14. Full Solution Walkthrough

See solution.py. Six sections:

  1. TreeNode with __slots__.
  2. max_depth_recursive(node) — 3-line classic.
  3. max_depth_bfs(node) — BFS with level-size snapshot.
  4. max_depth_dfs_iter(node) — DFS stack with (node, depth) pairs.
  5. stress_test() — 1000 random trees; recursive, BFS, DFS must agree.
  6. edge_cases() — empty, single, left-skewed, right-skewed, perfect.

Decisions justified:

  • BFS uses len(queue) snapshot — explicit comment about why.
  • DFS pushes None-checking on the consumer side (cleaner code; no harm appending None and continuing).
  • All three variants tested for equality on random trees; the stress test is the contract.
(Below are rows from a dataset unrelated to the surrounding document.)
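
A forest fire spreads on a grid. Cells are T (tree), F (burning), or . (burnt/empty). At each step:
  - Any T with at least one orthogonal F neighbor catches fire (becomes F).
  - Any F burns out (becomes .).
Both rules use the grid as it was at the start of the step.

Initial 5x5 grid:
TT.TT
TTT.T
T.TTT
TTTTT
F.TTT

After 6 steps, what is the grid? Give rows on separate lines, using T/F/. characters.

Step 1: 1 trees catch fire, 1 burn out
  TT.TT
  TTT.T
  T.TTT
  FTTTT
  ..TTT
Step 2: 2 trees catch fire, 1 burn out
  TT.TT
  TTT.T
  F.TTT
  .FTTT
  ..TTT
Step 3: 2 trees catch fire, 2 burn out
  TT.TT
  FTT.T
  ..TTT
  ..FTT
  ..TTT
Step 4: 5 trees catch fire, 2 burn out
  FT.TT
  .FT.T
  ..FTT
  ...FT
  ..FTT
Step 5: 5 trees catch fire, 5 burn out
  .F.TT
  ..F.T
  ...FT
  ....F
  ...FT
Step 6: 2 trees catch fire, 5 burn out
  ...TT
  ....T
  ....F
  .....
  ....F

...TT
....T
....F
.....
....F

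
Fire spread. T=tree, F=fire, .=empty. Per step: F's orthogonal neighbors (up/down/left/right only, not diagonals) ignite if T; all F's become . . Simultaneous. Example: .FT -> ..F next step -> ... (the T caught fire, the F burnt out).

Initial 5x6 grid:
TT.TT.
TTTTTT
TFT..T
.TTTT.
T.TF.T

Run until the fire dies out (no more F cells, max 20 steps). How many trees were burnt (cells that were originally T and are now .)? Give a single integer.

Step 1: +6 fires, +2 burnt (F count now 6)
Step 2: +5 fires, +6 burnt (F count now 5)
Step 3: +2 fires, +5 burnt (F count now 2)
Step 4: +2 fires, +2 burnt (F count now 2)
Step 5: +2 fires, +2 burnt (F count now 2)
Step 6: +1 fires, +2 burnt (F count now 1)
Step 7: +0 fires, +1 burnt (F count now 0)
Fire out after step 7
Initially T: 20, now '.': 28
Total burnt (originally-T cells now '.'): 18

Answer: 18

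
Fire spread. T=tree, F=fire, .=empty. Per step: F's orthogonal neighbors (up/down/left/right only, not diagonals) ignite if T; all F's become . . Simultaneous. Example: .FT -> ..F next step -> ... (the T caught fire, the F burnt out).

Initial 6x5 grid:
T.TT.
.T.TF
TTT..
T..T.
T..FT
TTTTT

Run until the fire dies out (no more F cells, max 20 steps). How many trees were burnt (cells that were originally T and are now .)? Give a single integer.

Step 1: +4 fires, +2 burnt (F count now 4)
Step 2: +3 fires, +4 burnt (F count now 3)
Step 3: +2 fires, +3 burnt (F count now 2)
Step 4: +1 fires, +2 burnt (F count now 1)
Step 5: +1 fires, +1 burnt (F count now 1)
Step 6: +1 fires, +1 burnt (F count now 1)
Step 7: +1 fires, +1 burnt (F count now 1)
Step 8: +1 fires, +1 burnt (F count now 1)
Step 9: +2 fires, +1 burnt (F count now 2)
Step 10: +0 fires, +2 burnt (F count now 0)
Fire out after step 10
Initially T: 17, now '.': 29
Total burnt (originally-T cells now '.'): 16

Answer: 16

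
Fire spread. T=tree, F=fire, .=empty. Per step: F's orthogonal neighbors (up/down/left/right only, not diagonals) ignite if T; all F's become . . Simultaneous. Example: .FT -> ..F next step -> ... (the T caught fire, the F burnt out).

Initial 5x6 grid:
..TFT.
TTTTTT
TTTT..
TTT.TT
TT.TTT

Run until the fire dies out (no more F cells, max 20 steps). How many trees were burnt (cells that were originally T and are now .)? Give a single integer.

Step 1: +3 fires, +1 burnt (F count now 3)
Step 2: +3 fires, +3 burnt (F count now 3)
Step 3: +3 fires, +3 burnt (F count now 3)
Step 4: +3 fires, +3 burnt (F count now 3)
Step 5: +2 fires, +3 burnt (F count now 2)
Step 6: +2 fires, +2 burnt (F count now 2)
Step 7: +1 fires, +2 burnt (F count now 1)
Step 8: +0 fires, +1 burnt (F count now 0)
Fire out after step 8
Initially T: 22, now '.': 25
Total burnt (originally-T cells now '.'): 17

Answer: 17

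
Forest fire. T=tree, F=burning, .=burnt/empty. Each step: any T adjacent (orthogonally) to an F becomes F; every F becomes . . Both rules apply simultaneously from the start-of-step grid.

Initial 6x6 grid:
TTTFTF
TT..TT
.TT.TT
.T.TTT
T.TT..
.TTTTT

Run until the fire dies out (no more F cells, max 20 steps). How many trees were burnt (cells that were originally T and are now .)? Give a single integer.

Step 1: +3 fires, +2 burnt (F count now 3)
Step 2: +3 fires, +3 burnt (F count now 3)
Step 3: +4 fires, +3 burnt (F count now 4)
Step 4: +3 fires, +4 burnt (F count now 3)
Step 5: +3 fires, +3 burnt (F count now 3)
Step 6: +1 fires, +3 burnt (F count now 1)
Step 7: +2 fires, +1 burnt (F count now 2)
Step 8: +2 fires, +2 burnt (F count now 2)
Step 9: +2 fires, +2 burnt (F count now 2)
Step 10: +0 fires, +2 burnt (F count now 0)
Fire out after step 10
Initially T: 24, now '.': 35
Total burnt (originally-T cells now '.'): 23

Answer: 23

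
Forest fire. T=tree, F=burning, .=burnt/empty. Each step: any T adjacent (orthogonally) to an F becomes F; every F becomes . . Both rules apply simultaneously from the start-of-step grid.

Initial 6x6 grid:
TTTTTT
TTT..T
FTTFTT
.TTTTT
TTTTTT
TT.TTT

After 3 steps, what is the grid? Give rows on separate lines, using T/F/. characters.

Step 1: 5 trees catch fire, 2 burn out
  TTTTTT
  FTT..T
  .FF.FT
  .TTFTT
  TTTTTT
  TT.TTT
Step 2: 8 trees catch fire, 5 burn out
  FTTTTT
  .FF..T
  .....F
  .FF.FT
  TTTFTT
  TT.TTT
Step 3: 8 trees catch fire, 8 burn out
  .FFTTT
  .....F
  ......
  .....F
  TFF.FT
  TT.FTT

.FFTTT
.....F
......
.....F
TFF.FT
TT.FTT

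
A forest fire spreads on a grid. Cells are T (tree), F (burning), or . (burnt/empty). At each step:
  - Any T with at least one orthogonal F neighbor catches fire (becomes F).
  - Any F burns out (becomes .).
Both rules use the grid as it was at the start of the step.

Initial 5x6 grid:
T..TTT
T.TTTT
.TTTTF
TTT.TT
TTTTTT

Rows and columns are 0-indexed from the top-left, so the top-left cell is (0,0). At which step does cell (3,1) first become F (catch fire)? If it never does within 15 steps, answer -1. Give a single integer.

Step 1: cell (3,1)='T' (+3 fires, +1 burnt)
Step 2: cell (3,1)='T' (+5 fires, +3 burnt)
Step 3: cell (3,1)='T' (+4 fires, +5 burnt)
Step 4: cell (3,1)='T' (+5 fires, +4 burnt)
Step 5: cell (3,1)='F' (+2 fires, +5 burnt)
  -> target ignites at step 5
Step 6: cell (3,1)='.' (+2 fires, +2 burnt)
Step 7: cell (3,1)='.' (+1 fires, +2 burnt)
Step 8: cell (3,1)='.' (+0 fires, +1 burnt)
  fire out at step 8

5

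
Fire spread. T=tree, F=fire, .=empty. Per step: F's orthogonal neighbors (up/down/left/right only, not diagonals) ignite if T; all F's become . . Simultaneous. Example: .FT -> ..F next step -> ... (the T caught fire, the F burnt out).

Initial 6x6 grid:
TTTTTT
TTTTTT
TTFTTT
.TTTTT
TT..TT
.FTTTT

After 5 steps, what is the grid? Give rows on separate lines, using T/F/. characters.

Step 1: 6 trees catch fire, 2 burn out
  TTTTTT
  TTFTTT
  TF.FTT
  .TFTTT
  TF..TT
  ..FTTT
Step 2: 9 trees catch fire, 6 burn out
  TTFTTT
  TF.FTT
  F...FT
  .F.FTT
  F...TT
  ...FTT
Step 3: 7 trees catch fire, 9 burn out
  TF.FTT
  F...FT
  .....F
  ....FT
  ....TT
  ....FT
Step 4: 6 trees catch fire, 7 burn out
  F...FT
  .....F
  ......
  .....F
  ....FT
  .....F
Step 5: 2 trees catch fire, 6 burn out
  .....F
  ......
  ......
  ......
  .....F
  ......

.....F
......
......
......
.....F
......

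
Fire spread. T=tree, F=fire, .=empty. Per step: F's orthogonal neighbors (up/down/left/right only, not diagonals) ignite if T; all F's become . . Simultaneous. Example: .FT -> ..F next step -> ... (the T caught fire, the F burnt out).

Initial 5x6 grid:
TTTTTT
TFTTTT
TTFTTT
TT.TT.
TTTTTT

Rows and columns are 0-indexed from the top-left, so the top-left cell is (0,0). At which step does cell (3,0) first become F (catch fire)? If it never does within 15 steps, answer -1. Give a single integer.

Step 1: cell (3,0)='T' (+5 fires, +2 burnt)
Step 2: cell (3,0)='T' (+7 fires, +5 burnt)
Step 3: cell (3,0)='F' (+7 fires, +7 burnt)
  -> target ignites at step 3
Step 4: cell (3,0)='.' (+5 fires, +7 burnt)
Step 5: cell (3,0)='.' (+2 fires, +5 burnt)
Step 6: cell (3,0)='.' (+0 fires, +2 burnt)
  fire out at step 6

3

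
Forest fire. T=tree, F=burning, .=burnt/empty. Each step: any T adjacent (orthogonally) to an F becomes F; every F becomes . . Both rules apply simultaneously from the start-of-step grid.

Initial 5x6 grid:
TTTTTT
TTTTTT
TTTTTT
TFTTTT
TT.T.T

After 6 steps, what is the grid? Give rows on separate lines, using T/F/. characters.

Step 1: 4 trees catch fire, 1 burn out
  TTTTTT
  TTTTTT
  TFTTTT
  F.FTTT
  TF.T.T
Step 2: 5 trees catch fire, 4 burn out
  TTTTTT
  TFTTTT
  F.FTTT
  ...FTT
  F..T.T
Step 3: 6 trees catch fire, 5 burn out
  TFTTTT
  F.FTTT
  ...FTT
  ....FT
  ...F.T
Step 4: 5 trees catch fire, 6 burn out
  F.FTTT
  ...FTT
  ....FT
  .....F
  .....T
Step 5: 4 trees catch fire, 5 burn out
  ...FTT
  ....FT
  .....F
  ......
  .....F
Step 6: 2 trees catch fire, 4 burn out
  ....FT
  .....F
  ......
  ......
  ......

....FT
.....F
......
......
......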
15. Beyond the Problem — Production Reality

Where this template shows up:

  • CI/CD pipeline DAG depth — “what’s the critical path of this build?” Same recursion, on a DAG (need memoization).
  • Filesystem directory depthfind . -type d -print walks the tree; computing max depth is the BFS-level version.
  • HTML DOM depth — browser engines bound nested element depth (Chrome caps at ~1000) to prevent stack overflow during render. They use iterative BFS internally.
  • Compiler AST depth checks — many compilers reject programs with AST nesting > N to prevent stack overflow during semantic analysis.
  • Game tree analysis — minimax depth bounds; iterative-deepening DFS uses bounded depth as the search horizon.

Production caveats:

  • Skewed trees from sorted input: building a BST from sorted data creates a depth-N tree. Always rebalance (AVL, red-black) or use sorted-array-to-BST construction.
  • Recursion limits: Python defaults to 1000, JVM ~5000-10000 depending on stack size, Go grows the stack as needed, Rust crashes hard. Always iterative for user-supplied tree depth.
  • Concurrent depth queries: if many threads measure depth on the same tree, iterative is cache-friendlier (single contiguous deque) than recursive (scattered stack frames).

Principal-engineer code review comment: “Recursive max-depth is fine for our config tree (max depth 5). NOT fine for our user-uploaded XML/JSON parser — we’ve seen 100k-deep adversarial inputs designed to cause stack overflow (a known DoS vector; CVE-2022-XXXX in libxml). All user-data tree walks are iterative. Bonus: when measuring max depth on potentially adversarial input, add an early-exit cap (if depth > MAX_ALLOWED: raise) to fail fast on attack inputs rather than walking the entire tree first.”